The Sykes-Picot secret negotiations occurred between November 1915 and March 1916. Eventually, the Agreement was concluded on May 16, 1916, while almost parallel talks were going on between Sharif Hussein and Henry McMahon from July 1915 until March 1916.
Figure 4: Overlapping of the period of the Hussein -McMahon correspondence and the period of Mark Sykes (left) and François Georges-Picot (right) negotiations
According to the Agreement, the parties agreed to carve up territories overwhelmingly Muslim, Arabic-speaking, and Turkish-ruled since the thirteenth century (sometimes referred to as the Arabs of Mesopotamia, Greater Syria, and the Hejaz) into three different spheres of influence. That took place by drawing an almost straight line on a map, extending roughly from Palestine to Iraq (i.e., to the south and east) to the British and the north and west to France.

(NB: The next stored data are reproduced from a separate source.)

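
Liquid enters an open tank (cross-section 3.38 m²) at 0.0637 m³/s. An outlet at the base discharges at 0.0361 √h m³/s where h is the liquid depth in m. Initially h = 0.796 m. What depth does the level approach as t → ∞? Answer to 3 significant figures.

3.11 m

Level balance: A dh/dt = 0.0637 − 0.0361 √h. Setting dh/dt = 0:
Q_in = 0.0361 √h_ss ⇒ √h_ss = 0.0637/0.0361 = 1.7645.
h_ss = 1.7645² = 3.1136 m. (Since h₀ = 0.796 m < h_ss, the level will rise toward this value.)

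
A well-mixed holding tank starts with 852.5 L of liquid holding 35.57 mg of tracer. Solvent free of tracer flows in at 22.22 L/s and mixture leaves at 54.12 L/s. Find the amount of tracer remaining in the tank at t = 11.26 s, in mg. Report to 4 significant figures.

14.06 mg

Let m(t) be the amount of tracer. Volume: V(t) = V₀ + (Q_in − Q_out) t = 852.5 − 31.9000 t; V(11.26) = 493.306 L.
No tracer enters, so dm/dt = −Q_out · (m/V).
dm/m = −Q_out dt/(V₀ − 31.9000 t); integrating gives ln(m/m₀) = −(Q_out/(Q_in−Q_out)) ln(V/V₀).
m = m₀ (V₀/V)^(Q_out/(Q_in−Q_out)) = 35.57 × (852.5/493.306)^(-1.69655) = 14.0611 mg.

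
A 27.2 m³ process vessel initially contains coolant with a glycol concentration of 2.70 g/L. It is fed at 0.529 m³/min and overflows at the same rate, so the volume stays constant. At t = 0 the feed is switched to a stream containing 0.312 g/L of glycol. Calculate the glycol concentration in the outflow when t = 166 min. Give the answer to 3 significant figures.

Unsteady species balance (constant V, well mixed): V dC/dt = Q(C_in − C).
So dC/dt = (C_in − C)/τ with τ = V/Q = 27.2/0.529 = 51.418 min.
C approaches C_in exponentially: C(t) = C_in + (C₀ − C_in) e^(−t/τ).
C(166) = 0.312 + (2.70 − 0.312)·e^(−166/51.418) = 0.312 + (2.3880)·0.039619 = 0.40661 g/L.

0.407 g/L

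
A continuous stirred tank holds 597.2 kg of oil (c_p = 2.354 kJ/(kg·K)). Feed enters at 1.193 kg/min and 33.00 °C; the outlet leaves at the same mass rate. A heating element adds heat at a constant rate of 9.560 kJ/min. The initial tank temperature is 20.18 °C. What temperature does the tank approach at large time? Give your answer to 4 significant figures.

36.40 °C

M c_p dT/dt = ṁ c_p (T_in − T) + Q̇.
At steady state dT/dt = 0 ⇒ T_ss = T_in + Q̇/(ṁ c_p) = 33.00 + 9.560/(1.193·2.354) = 36.4042 °C.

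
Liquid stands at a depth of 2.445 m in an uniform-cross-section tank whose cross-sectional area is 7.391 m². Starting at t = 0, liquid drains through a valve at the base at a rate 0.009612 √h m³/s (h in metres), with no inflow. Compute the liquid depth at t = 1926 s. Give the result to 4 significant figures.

0.09689 m

Mass balance (ρ constant): A dh/dt = −0.009612 √h.
Separate and integrate: 2(√h − √h₀) = −(0.009612/A) t.
√h = √2.445 − 0.009612·1926/(2·7.391) = 1.56365 − 1.25238 = 0.311267.
h = 0.311267² = 0.0968875 m.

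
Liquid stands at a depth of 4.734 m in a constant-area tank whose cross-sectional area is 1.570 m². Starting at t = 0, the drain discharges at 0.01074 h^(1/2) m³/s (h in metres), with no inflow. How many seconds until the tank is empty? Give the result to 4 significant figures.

With no inflow, A dh/dt = −0.01074 √h.
Separate and integrate: 2(√h − √h₀) = −(0.01074/A) t.
Tank is empty when √h = 0: t_empty = 2A√h₀/0.01074.
t_empty = 2·1.570·√4.734/0.01074 = 3.14000·2.17578/0.01074 = 636.121 s.

636.1 s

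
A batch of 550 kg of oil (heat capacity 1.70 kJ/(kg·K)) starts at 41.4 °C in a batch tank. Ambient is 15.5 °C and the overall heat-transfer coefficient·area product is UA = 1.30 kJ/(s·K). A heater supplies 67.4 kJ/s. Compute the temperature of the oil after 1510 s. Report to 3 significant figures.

64.2 °C

M c_p dT/dt = −UA(T − T_amb) + Q̇.
dT/dt = (T_ss − T)/τ with T_ss = T_amb + Q̇/UA = 15.5 + 67.4/1.30 = 67.346 °C, τ = M c_p/UA = 550·1.70/1.30 = 719.23 s.
T approaches T_ss exponentially: T(t) = T_ss + (T₀ − T_ss) e^(−t/τ).
T(1510) = 67.346 + (-25.946)·0.12252 = 64.167 °C.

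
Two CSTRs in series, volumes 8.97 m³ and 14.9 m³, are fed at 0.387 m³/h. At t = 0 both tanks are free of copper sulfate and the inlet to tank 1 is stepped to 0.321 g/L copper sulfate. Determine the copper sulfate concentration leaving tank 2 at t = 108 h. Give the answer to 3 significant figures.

0.277 g/L

Time constants: τᵢ = Vᵢ/Q for each well-mixed tank.
τ₁ = 8.97/0.387 = 23.178 h; τ₂ = 14.9/0.387 = 38.501 h.
Tank 1: C₁ = C_in(1 − e^(−t/τ₁)). Tank 2 (τ₁ ≠ τ₂): C₂ = C_in[1 − (τ₁ e^(−t/τ₁) − τ₂ e^(−t/τ₂))/(τ₁ − τ₂)].
At t = 108: e^(−t/τ₁) = 0.0094709, e^(−t/τ₂) = 0.060501.
C₂ = 0.321·[1 − (23.178·0.0094709 − 38.501·0.060501)/(-15.323)] = 0.321·0.86231 = 0.27680 g/L.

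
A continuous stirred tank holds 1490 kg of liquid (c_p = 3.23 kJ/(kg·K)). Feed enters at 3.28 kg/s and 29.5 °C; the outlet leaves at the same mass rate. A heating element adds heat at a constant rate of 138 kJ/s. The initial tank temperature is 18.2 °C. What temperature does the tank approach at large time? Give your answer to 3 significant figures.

42.5 °C

M c_p dT/dt = ṁ c_p (T_in − T) + Q̇.
At steady state dT/dt = 0 ⇒ T_ss = T_in + Q̇/(ṁ c_p) = 29.5 + 138/(3.28·3.23) = 42.526 °C.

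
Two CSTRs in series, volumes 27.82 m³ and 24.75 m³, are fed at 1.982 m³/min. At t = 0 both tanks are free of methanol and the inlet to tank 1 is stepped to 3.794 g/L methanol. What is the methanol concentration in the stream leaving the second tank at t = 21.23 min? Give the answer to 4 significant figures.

Each tank obeys Vᵢ dCᵢ/dt = Q(Cᵢ₋₁ − Cᵢ), so τᵢ = Vᵢ/Q.
τ₁ = 27.82/1.982 = 14.0363 min; τ₂ = 24.75/1.982 = 12.4874 min.
Solving the cascade with C₁(0)=C₂(0)=0 gives C₂(t) = C_in[1 − (τ₁ e^(−t/τ₁) − τ₂ e^(−t/τ₂))/(τ₁ − τ₂)].
At t = 21.23: e^(−t/τ₁) = 0.220358, e^(−t/τ₂) = 0.182662.
C₂ = 3.794·[1 − (14.0363·0.220358 − 12.4874·0.182662)/(1.54894)] = 3.794·0.475749 = 1.80499 g/L.

1.805 g/L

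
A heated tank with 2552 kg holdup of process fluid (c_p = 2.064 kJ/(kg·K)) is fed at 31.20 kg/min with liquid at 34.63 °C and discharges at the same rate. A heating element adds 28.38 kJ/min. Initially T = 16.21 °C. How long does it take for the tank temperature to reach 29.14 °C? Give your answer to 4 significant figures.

M c_p dT/dt = ṁ c_p (T_in − T) + Q̇.
τ = M/ṁ = 81.7949 min; T_ss = T_in + Q̇/(ṁ c_p) = 35.0707 °C.
T(t) = T_ss + (T₀ − T_ss) e^(−t/τ). Set T = 29.14:
e^(−t/τ) = (29.14 − 35.0707)/(16.21 − 35.0707) = 0.314448
t = −81.7949 · ln(0.314448) = 94.6316 min.

94.63 min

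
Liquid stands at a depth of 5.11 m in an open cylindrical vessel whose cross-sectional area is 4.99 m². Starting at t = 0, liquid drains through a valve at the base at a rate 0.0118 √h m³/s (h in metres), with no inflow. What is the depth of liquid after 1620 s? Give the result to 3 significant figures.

A dh/dt = −Q_out = −0.0118 √h.
Separate and integrate: 2(√h − √h₀) = −(0.0118/A) t.
√h = √5.11 − 0.0118·1620/(2·4.99) = 2.2605 − 1.9154 = 0.34510.
h = 0.34510² = 0.11909 m.

0.119 m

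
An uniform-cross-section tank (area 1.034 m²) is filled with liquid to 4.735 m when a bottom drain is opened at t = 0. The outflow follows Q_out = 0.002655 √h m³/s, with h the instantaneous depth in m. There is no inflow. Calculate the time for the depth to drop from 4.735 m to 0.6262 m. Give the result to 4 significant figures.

1079 s

Volume balance on the tank: A dh/dt = −0.002655 √h.
∫ h^(−1/2) dh = −(0.002655/A) ∫ dt, giving 2√h = 2√h₀ − (0.002655/A) t.
t = 2A(√h₀ − √h)/0.002655 = 2·1.034·(√4.735 − √0.6262)/0.002655
  = 2.06800 × (2.17601 − 0.791328) / 0.002655 = 1078.54 s.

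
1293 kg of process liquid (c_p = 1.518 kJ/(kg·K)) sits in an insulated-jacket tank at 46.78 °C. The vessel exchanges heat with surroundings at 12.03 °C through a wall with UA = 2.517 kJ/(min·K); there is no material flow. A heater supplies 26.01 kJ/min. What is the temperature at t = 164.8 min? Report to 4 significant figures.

42.13 °C

M c_p dT/dt = −UA(T − T_amb) + Q̇.
dT/dt = (T_ss − T)/τ with T_ss = T_amb + Q̇/UA = 12.03 + 26.01/2.517 = 22.3637 °C, τ = M c_p/UA = 1293·1.518/2.517 = 779.807 min.
T approaches T_ss exponentially: T(t) = T_ss + (T₀ − T_ss) e^(−t/τ).
T(164.8) = 22.3637 + (24.4163)·0.809503 = 42.1288 °C.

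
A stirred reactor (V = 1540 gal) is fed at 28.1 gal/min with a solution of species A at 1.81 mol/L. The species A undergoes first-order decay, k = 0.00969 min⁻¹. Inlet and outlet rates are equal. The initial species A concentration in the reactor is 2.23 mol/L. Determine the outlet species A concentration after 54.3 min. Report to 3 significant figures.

1.41 mol/L

Species balance: V dC/dt = Q C_in − Q C − k V C.
dC/dt = (Q/V) C_in − (Q/V + k) C; effective rate a = Q/V + k = 0.018247 + 0.00969 = 0.027937 min⁻¹.
C_ss = Q C_in/(Q + kV) = 1.1822 mol/L; C(t) = C_ss + (C₀ − C_ss) e^(−a t).
C(54.3) = 1.1822 + (1.0478)·e^(−0.027937·54.3) = 1.1822 + (1.0478)·0.21938 = 1.4121 mol/L.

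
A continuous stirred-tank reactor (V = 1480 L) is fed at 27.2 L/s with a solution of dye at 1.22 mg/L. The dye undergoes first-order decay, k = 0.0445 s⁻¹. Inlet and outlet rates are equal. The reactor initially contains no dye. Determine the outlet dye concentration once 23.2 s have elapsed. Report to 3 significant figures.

Species balance: V dC/dt = Q C_in − Q C − k V C.
dC/dt = (Q/V) C_in − (Q/V + k) C; effective rate a = Q/V + k = 0.018378 + 0.0445 = 0.062878 s⁻¹.
C_ss = Q C_in/(Q + kV) = 0.35659 mg/L; C(t) = C_ss + (C₀ − C_ss) e^(−a t).
C(23.2) = 0.35659 + (-0.35659)·e^(−0.062878·23.2) = 0.35659 + (-0.35659)·0.23252 = 0.27367 mg/L.

0.274 mg/L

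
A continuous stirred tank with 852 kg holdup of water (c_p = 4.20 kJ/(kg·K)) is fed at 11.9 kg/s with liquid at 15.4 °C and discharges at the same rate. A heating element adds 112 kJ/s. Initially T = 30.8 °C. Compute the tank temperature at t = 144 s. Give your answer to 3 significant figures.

Unsteady energy balance on the tank contents: M c_p dT/dt = ṁ c_p (T_in − T) + 112.
Rearrange: dT/dt = (T_ss − T)/τ with τ = M/ṁ = 71.597 s and T_ss = T_in + Q̇/(ṁ c_p) = 17.641 °C.
Solution: T(t) = T_ss + (T₀ − T_ss) e^(−t/τ).
T(144) = 17.641 + (13.159)·e^(−144/71.597) = 17.641 + (13.159)·0.13382 = 19.402 °C.

19.4 °C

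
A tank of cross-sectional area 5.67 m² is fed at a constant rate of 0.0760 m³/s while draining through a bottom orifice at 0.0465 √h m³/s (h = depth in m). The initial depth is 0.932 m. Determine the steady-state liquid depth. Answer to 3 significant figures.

2.67 m

Accumulation of liquid (constant cross-section A): A dh/dt = Q_in − 0.0465 √h. At steady state dh/dt = 0:
Q_in = 0.0465 √h_ss ⇒ √h_ss = 0.0760/0.0465 = 1.6344.
h_ss = 1.6344² = 2.6713 m. (Since h₀ = 0.932 m < h_ss, the level will rise toward this value.)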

Russia was supposed to receive Armenia, the Dardanelles, the Sea of Marmara, the Bosphorus, and Istanbul.
Figure 5: The Sykes-Picot Agreement of May 1916 between Britain and France, with Russia’s consent for the dismemberment of the Ottoman Empire
[۱] David Fromkin. A Peace to End All Peace: The Fall of the Ottoman Empire and the Creation of the Modern Middle East. Owl Books. 2001. p. 563.